Im Gespräch mit Lanz behauptete Chrupalla nun, das ZDF habe gegenüber Ermittlern Videomaterial von jenem Tag im Oktober zurückgehalten:
Diese Vorwürfe sind nicht korrekt. Das ZDF hat den Ermittlungsbehörden das verfügbare Filmmaterial von der AfD-Veranstaltung vollständig zur Verfügung gestellt. Das belegt der Email-Verkehr mit den Ermittlern.
Ein Kriminalhauptkommissar der Polizeiinspektion Ingolstadt hatte das ZDF am 5. Oktober um Videomaterial gebeten, "auf welchem die Ankunft und die Begrüßung des Hr.
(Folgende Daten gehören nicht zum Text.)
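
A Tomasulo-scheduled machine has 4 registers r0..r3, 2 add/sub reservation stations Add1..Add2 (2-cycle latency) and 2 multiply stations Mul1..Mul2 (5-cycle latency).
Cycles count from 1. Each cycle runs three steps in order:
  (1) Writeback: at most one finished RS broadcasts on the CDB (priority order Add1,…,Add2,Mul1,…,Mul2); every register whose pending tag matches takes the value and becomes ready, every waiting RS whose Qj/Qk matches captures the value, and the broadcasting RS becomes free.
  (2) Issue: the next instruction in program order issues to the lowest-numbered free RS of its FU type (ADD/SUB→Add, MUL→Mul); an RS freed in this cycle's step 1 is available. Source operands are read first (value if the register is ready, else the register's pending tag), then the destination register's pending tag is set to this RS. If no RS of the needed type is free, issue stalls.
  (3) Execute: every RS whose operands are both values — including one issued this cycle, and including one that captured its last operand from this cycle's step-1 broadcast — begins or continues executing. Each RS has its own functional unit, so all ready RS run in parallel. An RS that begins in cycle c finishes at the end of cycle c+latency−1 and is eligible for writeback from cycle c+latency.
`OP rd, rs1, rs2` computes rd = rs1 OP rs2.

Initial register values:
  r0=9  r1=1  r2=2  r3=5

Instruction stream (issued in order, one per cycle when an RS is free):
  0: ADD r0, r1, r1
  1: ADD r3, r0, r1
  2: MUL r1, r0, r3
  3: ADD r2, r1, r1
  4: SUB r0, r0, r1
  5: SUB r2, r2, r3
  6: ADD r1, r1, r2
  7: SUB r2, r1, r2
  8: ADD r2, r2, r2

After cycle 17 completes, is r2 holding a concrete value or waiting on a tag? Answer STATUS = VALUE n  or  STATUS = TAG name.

STATUS = TAG Add2

cycle 1: issue ADD r0<-Add1 // r0:Add1,r1:1,r2:2,r3:5
cycle 2: issue ADD r3<-Add2 // r0:Add1,r1:1,r2:2,r3:Add2
cycle 3: CDB Add1=2; issue MUL r1<-Mul1 // r0:2,r1:Mul1,r2:2,r3:Add2
cycle 4: issue ADD r2<-Add1 // r0:2,r1:Mul1,r2:Add1,r3:Add2
cycle 5: CDB Add2=3; issue SUB r0<-Add2 // r0:Add2,r1:Mul1,r2:Add1,r3:3
cycle 6: stall // r0:Add2,r1:Mul1,r2:Add1,r3:3
cycle 7: stall // r0:Add2,r1:Mul1,r2:Add1,r3:3
cycle 8: stall // r0:Add2,r1:Mul1,r2:Add1,r3:3
cycle 9: stall // r0:Add2,r1:Mul1,r2:Add1,r3:3
cycle 10: CDB Mul1=6; stall // r0:Add2,r1:6,r2:Add1,r3:3
cycle 11: stall // r0:Add2,r1:6,r2:Add1,r3:3
cycle 12: CDB Add1=12; issue SUB r2<-Add1 // r0:Add2,r1:6,r2:Add1,r3:3
cycle 13: CDB Add2=-4; issue ADD r1<-Add2 // r0:-4,r1:Add2,r2:Add1,r3:3
cycle 14: CDB Add1=9; issue SUB r2<-Add1 // r0:-4,r1:Add2,r2:Add1,r3:3
cycle 15: stall // r0:-4,r1:Add2,r2:Add1,r3:3
cycle 16: CDB Add2=15; issue ADD r2<-Add2 // r0:-4,r1:15,r2:Add2,r3:3
cycle 17: - // r0:-4,r1:15,r2:Add2,r3:3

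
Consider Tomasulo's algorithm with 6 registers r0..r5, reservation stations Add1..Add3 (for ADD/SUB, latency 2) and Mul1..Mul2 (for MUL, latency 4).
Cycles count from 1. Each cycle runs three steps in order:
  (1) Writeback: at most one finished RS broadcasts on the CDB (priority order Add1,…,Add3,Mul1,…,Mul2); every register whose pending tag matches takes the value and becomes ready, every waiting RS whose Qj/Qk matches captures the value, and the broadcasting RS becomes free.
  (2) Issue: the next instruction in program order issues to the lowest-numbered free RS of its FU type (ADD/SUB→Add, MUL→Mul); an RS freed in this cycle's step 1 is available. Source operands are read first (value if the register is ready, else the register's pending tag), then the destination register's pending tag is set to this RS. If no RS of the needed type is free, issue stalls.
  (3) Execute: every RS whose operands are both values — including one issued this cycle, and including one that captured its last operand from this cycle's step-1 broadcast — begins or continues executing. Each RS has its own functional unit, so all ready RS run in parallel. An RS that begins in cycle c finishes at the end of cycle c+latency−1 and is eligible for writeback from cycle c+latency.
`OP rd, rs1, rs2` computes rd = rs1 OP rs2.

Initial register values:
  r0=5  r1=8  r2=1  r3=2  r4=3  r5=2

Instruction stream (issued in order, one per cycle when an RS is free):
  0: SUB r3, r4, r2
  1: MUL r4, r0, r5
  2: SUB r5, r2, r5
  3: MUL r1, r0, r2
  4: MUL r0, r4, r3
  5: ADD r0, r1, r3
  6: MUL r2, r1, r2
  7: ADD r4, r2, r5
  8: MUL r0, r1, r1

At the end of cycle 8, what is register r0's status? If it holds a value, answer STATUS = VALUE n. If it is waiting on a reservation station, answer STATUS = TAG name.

  c1: issue SUB r3<-Add1  regs: r0:5,r1:8,r2:1,r3:Add1,r4:3,r5:2
  c2: issue MUL r4<-Mul1  regs: r0:5,r1:8,r2:1,r3:Add1,r4:Mul1,r5:2
  c3: CDB Add1=2; issue SUB r5<-Add1  regs: r0:5,r1:8,r2:1,r3:2,r4:Mul1,r5:Add1
  c4: issue MUL r1<-Mul2  regs: r0:5,r1:Mul2,r2:1,r3:2,r4:Mul1,r5:Add1
  c5: CDB Add1=-1; stall  regs: r0:5,r1:Mul2,r2:1,r3:2,r4:Mul1,r5:-1
  c6: CDB Mul1=10; issue MUL r0<-Mul1  regs: r0:Mul1,r1:Mul2,r2:1,r3:2,r4:10,r5:-1
  c7: issue ADD r0<-Add1  regs: r0:Add1,r1:Mul2,r2:1,r3:2,r4:10,r5:-1
  c8: CDB Mul2=5; issue MUL r2<-Mul2  regs: r0:Add1,r1:5,r2:Mul2,r3:2,r4:10,r5:-1

STATUS = TAG Add1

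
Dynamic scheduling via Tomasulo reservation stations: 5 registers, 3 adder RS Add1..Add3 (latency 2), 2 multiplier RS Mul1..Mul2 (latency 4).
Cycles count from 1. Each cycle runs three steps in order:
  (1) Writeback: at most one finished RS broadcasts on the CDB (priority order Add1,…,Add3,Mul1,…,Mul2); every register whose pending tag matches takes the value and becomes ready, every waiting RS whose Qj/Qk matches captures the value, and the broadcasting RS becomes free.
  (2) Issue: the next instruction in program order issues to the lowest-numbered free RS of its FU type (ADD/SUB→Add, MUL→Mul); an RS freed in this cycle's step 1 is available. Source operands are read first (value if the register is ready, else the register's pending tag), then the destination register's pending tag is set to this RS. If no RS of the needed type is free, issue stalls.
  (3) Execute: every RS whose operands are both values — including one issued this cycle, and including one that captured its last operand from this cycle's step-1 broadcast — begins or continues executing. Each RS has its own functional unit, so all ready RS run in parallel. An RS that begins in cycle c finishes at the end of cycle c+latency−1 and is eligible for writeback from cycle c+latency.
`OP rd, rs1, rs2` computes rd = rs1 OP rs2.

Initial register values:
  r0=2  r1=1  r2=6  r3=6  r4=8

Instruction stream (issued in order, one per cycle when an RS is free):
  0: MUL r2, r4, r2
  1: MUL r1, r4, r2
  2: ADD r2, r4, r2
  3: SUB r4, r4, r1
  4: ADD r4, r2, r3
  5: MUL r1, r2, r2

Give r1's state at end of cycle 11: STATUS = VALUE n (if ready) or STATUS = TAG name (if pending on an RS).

cycle 1: issue MUL r2<-Mul1 // r0:2,r1:1,r2:Mul1,r3:6,r4:8
cycle 2: issue MUL r1<-Mul2 // r0:2,r1:Mul2,r2:Mul1,r3:6,r4:8
cycle 3: issue ADD r2<-Add1 // r0:2,r1:Mul2,r2:Add1,r3:6,r4:8
cycle 4: issue SUB r4<-Add2 // r0:2,r1:Mul2,r2:Add1,r3:6,r4:Add2
cycle 5: CDB Mul1=48; issue ADD r4<-Add3 // r0:2,r1:Mul2,r2:Add1,r3:6,r4:Add3
cycle 6: issue MUL r1<-Mul1 // r0:2,r1:Mul1,r2:Add1,r3:6,r4:Add3
cycle 7: CDB Add1=56 // r0:2,r1:Mul1,r2:56,r3:6,r4:Add3
cycle 8: - // r0:2,r1:Mul1,r2:56,r3:6,r4:Add3
cycle 9: CDB Add3=62 // r0:2,r1:Mul1,r2:56,r3:6,r4:62
cycle 10: CDB Mul2=384 // r0:2,r1:Mul1,r2:56,r3:6,r4:62
cycle 11: CDB Mul1=3136 // r0:2,r1:3136,r2:56,r3:6,r4:62

STATUS = VALUE 3136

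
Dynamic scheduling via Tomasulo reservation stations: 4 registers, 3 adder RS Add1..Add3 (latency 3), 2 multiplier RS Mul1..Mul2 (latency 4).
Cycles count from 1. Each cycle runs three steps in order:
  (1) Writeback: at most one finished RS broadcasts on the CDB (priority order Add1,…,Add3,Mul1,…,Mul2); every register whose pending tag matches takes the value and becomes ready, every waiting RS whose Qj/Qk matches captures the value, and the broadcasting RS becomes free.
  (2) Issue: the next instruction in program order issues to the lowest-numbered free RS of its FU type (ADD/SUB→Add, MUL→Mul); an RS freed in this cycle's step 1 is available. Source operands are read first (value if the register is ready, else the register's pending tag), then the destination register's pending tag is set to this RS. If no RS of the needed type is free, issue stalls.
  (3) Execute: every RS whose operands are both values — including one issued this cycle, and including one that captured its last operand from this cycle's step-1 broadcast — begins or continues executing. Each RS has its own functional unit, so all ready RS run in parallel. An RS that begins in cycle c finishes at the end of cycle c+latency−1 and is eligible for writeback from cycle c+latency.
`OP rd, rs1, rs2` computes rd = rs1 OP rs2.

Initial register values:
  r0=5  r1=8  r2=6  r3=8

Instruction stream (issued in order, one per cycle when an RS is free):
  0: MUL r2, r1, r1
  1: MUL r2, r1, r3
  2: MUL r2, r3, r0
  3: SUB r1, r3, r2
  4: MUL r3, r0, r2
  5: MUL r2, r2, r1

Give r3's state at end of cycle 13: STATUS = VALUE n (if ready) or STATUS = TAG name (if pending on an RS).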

Chrupalla zu sehen ist". Am selben Nachmittag antwortete eine ZDF-Redakteurin, dass "das gewünschte Material für Sie herausgesucht und eben auf Ihrem Portal hochgeladen" wurde. Die Polizei arbeitet mit Uploadportalen, bei denen etwa Fotos und Videos hochgeladen werden können.
Die Polizei fragte daraufhin das gesamte Material des Drehs an. Auch dem kam das ZDF nach und übermittelte am 6. Oktober den gesamten Dreh der AfD-Veranstaltung. Dort fehlte eine Sequenz von etwa vier Sekunden, weil sie für die aktuelle Berichterstattung abgeklammert worden war - allerdings lag sie der Polizei bereits im ersten Chrupalla-Material vor. Auf erneute Nachfrage der Polizei vom 11. Oktober übermittelte das ZDF-Landesstudio Bayern noch einmal das gesamte Material - insgesamt etwa 21 Minuten.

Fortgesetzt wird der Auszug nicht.